Durante o período da coleta de dados, com a reforma da UFS, tudo estava fora de lugar, alguns setores funcionando em salas improvisadas e provisórias (até o término da reforma). O andar inferior, onde funcionam os laboratórios, estava com um cheiro fétido de estrume. Tudo muito empoeirado e absolutamente fora do lugar. Passar todas as vezes pelo laboratório de morfologia foi uma experiência inesquecível. O cheiro de formol e a exposição dos cadáveres inteiros e em partes, a portas abertas, ficaram marcadas por vários dias em minha mente.

O contato com essa realidade me fez pensar sobre a dimensão do “humano”. Até que ponto o componente ético estaria embutido nessa formação técnica para a atuação médica?

28 SEGAL, Daniel A. 'The European': Allegories of Racial Purity. Anthropology Today, Vol. 7, No. 5 (Out., 1991), pp. 7-9 doi:10.2307/3032780.

Aqueles estudantes tão novos estariam preparados para lidar com essa etapa de sua formação em todas as suas dimensões e implicações? Diante daquelas cenas, e apesar de já ter acumulado uma relativa experiência de vida, fiquei nauseada e impressionada por vários dias. Fiquei imaginando o que passava na cabeça de estudantes tão jovens e ainda com tão pouca maturidade. Quais poderiam ser seus sentimentos diante de algo tão forte como a transitoriedade da vida. Para estes estudantes, de onde nasceria o respeito pelo humano? Se afinal o corpo que eles exploram e dissecam é o dos “indigentes”. Enfim, são questões que demandariam outra pesquisa, sobre o caráter ético-humanístico da profissão, que não constitui o escopo desta pesquisa, muito embora possa ser útil para contextualizar a formação discente via processos pedagógicos desenrolados na instituição.

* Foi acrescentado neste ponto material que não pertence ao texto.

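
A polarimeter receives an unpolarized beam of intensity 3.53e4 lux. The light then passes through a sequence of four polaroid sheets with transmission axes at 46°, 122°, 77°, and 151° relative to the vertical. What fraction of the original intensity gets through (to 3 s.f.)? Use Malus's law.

I/I₀ ≈ 0.00111

Unpolarized light through the first polarizer → I₁ = 3.53e4 lux/2 = 1.765e+04 lux, polarized at 46°.
I₂ = I₁ · cos²(76°) = 1.765e+04 · 0.05853 = 1033 lux.
I₃ = I₂ · cos²(45°) = 1033 · 0.5 = 516.5 lux.
I₄ = I₃ · cos²(74°) = 516.5 · 0.07598 = 39.24 lux.
Transmitted fraction = 0.001112.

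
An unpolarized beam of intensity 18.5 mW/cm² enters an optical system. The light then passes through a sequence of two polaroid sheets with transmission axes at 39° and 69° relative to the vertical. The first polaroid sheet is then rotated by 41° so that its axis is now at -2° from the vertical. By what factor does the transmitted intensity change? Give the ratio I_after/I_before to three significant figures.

I_new/I_old ≈ 0.141

Before rotation:
Unpolarized light through the first polarizer → I₁ = ½ I₀, now polarized at 39°.
I₂ = I₁ cos²(69° − 39°) = 0.5 I₀ · cos²(30°) = 0.375 I₀.
After rotation:
Unpolarized light through the first polarizer → I₁ = ½ I₀, now polarized at -2°.
I₂ = I₁ cos²(69° + 2°) = 0.5 I₀ · cos²(71°) = 0.053 I₀.
Ratio = 0.053 / 0.375 = 0.1413.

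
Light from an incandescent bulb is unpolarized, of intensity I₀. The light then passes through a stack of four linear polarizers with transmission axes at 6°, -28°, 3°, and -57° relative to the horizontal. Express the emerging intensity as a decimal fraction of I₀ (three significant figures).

≈ 0.0631 I₀

Unpolarized light through the first polarizer → I₁ = ½ I₀, now polarized at 6°.
I₂ = I₁ cos²(-28° − 6°) = 0.5 I₀ · cos²(34°) = 0.3437 I₀.
I₃ = I₂ cos²(3° + 28°) = 0.3437 I₀ · cos²(31°) = 0.2525 I₀.
I₄ = I₃ cos²(-57° − 3°) = 0.2525 I₀ · cos²(60°) = 0.06312 I₀.
Transmitted fraction = 0.06312.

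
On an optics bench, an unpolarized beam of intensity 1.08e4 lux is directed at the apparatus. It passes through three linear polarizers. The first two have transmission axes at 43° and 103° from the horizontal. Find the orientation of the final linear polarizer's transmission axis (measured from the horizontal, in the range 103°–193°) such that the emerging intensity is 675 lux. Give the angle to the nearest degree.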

É fato que políticas públicas de democratização do acesso interferem nos espaços anteriormente ocupados por estudantes rigorosamente selecionados dentre as “melhores escolas”, e anteriormente às cotas, predominantemente oriundos das classes mais abastadas. Portanto, não são propostas consensualmente bem recebidas por integrantes de um curso que, em sua essência, encerra aspectos tradicionais, elitizantes e altamente competitivos.

Esses aspectos, problemáticos, e ao mesmo tempo instigantes motivaram-me a tomar o curso de Medicina como um caso típico, um exemplar para se pensar o impacto das políticas de ações afirmativas sobre a prática pedagógica na universidade.